Des âmes virevoltantes – dansant dans les airs – dansant sur le sable – de la chair grossière – malmenée – errant entre tous les débuts et toutes les fins – exultantes – agonisantes – selon les heures – ivres – prisonnières de leur propre piège – construisant de risibles empires et d’autres visages pour rendre plus tangibles leur puissance et leur immortalité…

Des sirènes allongées sur les rives – immobiles – des silhouettes fébriles et effervescentes – qui trépignent – tandis que la mort s’invite à toute heure – tandis que l’inconscience se confirme – se renforce – se propage…

 

 

Le jour qui s’émancipe – affranchi de nos espoirs – de notre impatience. En plein désert pendant mille ans – au milieu des Autres un court instant – allant là où l’attente a été bannie avec la fin du temps…

 

 

De surprise en surprise – d’émerveillement en émerveillement – les lèvres sèches – autrefois si assoiffées – posées, à présent, sur la coupe permanente – débordante de vérité…

Tout qui se colore en blanc – l’espace et le monde – arrosés eux aussi…

Du sable au ciel – la même teinte – docile – aisée – libérée du souvenir – de toute idée de décor et d’embellissement – reflet du plus juste et du plus vrai – simplement…

 

 

Âme minuscule – dans la trace immense qu’ont laissée les Dieux – comme une demeure – l’assise céleste sur le sable – pour la chair – l’aire d’envol – le lieu à partir duquel doivent être décochées toutes les flèches vers le monde et l’azur…

La parole comme un pont – l’un des rares liens – entre le jour et la quête – passerelle de feu et d’éclats – de neige et de braises – sur laquelle les hommes s’essayent à l’impossible…

 

 

De la chair délivrée à l’envol – tout un périple périlleux – de l’arche à la pierre dressée – de la voûte sombre à l’âme érigée comme un socle – celui de l’élan propice au jaillissement du fauve – à son saut par-dessus le fleuve – d’une rive à l’autre – au milieu des eaux et des flammes…

De la terre aux sources de la lumière…

De la glaise au soleil…

Du provisoire jusqu’à l’origine éternelle…

Nous autres – à la fois fruits et matrice – créatures et enfantement – excroissances et béance première…

Des traces initiales à l’oubli – sans cesse recommencés

 

 

Façonnée par le ciel et le relief aride du monde – l’âme – montagne déserte – enveloppée de nuages gris – passagers – voûte ouverte – des arbres – des forêts sans chemin – sans dédale – présente – rassemblée – libérée de ses chaînes – de nos chimères…

Les hommes et les rêves – derrière nous – de plus en plus loin à mesure que défilent les saisons…

Au cœur d’un royaume sans complice…

Fruits et racines sous les mêmes étoiles – nourris aux mêmes sources – dans la lumière du même soleil…

L’enfance retrouvée – face à elle-même…

La joie du bout du monde…

 

 

Les passants du songe sous la lumière – indifférents à la clarté – si endormis que leurs pas demeurent somnambuliques…

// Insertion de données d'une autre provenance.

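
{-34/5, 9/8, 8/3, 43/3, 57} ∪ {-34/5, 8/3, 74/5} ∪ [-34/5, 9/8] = [-34/5, 9/8] ∪ {8/3, 43/3, 74/5, 57}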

D’une nuit à l’autre – malgré le plein jour…

Fantômes aux yeux clos – élevés sans Amour – éduqués par le manque et la faim…

Le cœur sur la peau tremblante – hérissée, si souvent, de piquants…

L’enfer du monde – comme un gouffre au fond duquel on hurle et on se blesse – le nez contre la paroi – et les mains sanglantes à force de tentatives d’évasion…

 

 

La tête assagie – quittant son rôle de victime et ses attributs communs – immobile face aux cycles et aux mouvements – offrant, à chaque instant, une chance au regard pour qu’il se déploie dans cet entre-deux du naître et du mourir – la langue obéissante pour dire à l’Autre les risques à vivre à l’ombre de l’Amour – sur ce seuil imprécis – si difficile à franchir – où l’on s’attarde parfois indéfiniment…

 

 

Ce qui s’oppose – comme une résistance au plus naturel – ce qui se rappelle à nous – une chose impossible à oublier – le monde nocturne – l’enfer autour de nous – la brutalité des êtres – des choses – du temps – la vie en société – ce qui interdit la solitude – la liberté outrageusement surveillée – la bande étroite où l’on est (habituellement) autorisé à vivre…

 

 

Des églises et des armées de fidèles – inutiles – enveloppées (empêtrées) dans de faux airs de sainteté. Des espoirs plein les paupières – des gestes sans justesse – des paroles sans silence – des âmes sans vérité. La sagesse feinte – dont on se pare à des fins narcissiques et simoniaques – affligeantes…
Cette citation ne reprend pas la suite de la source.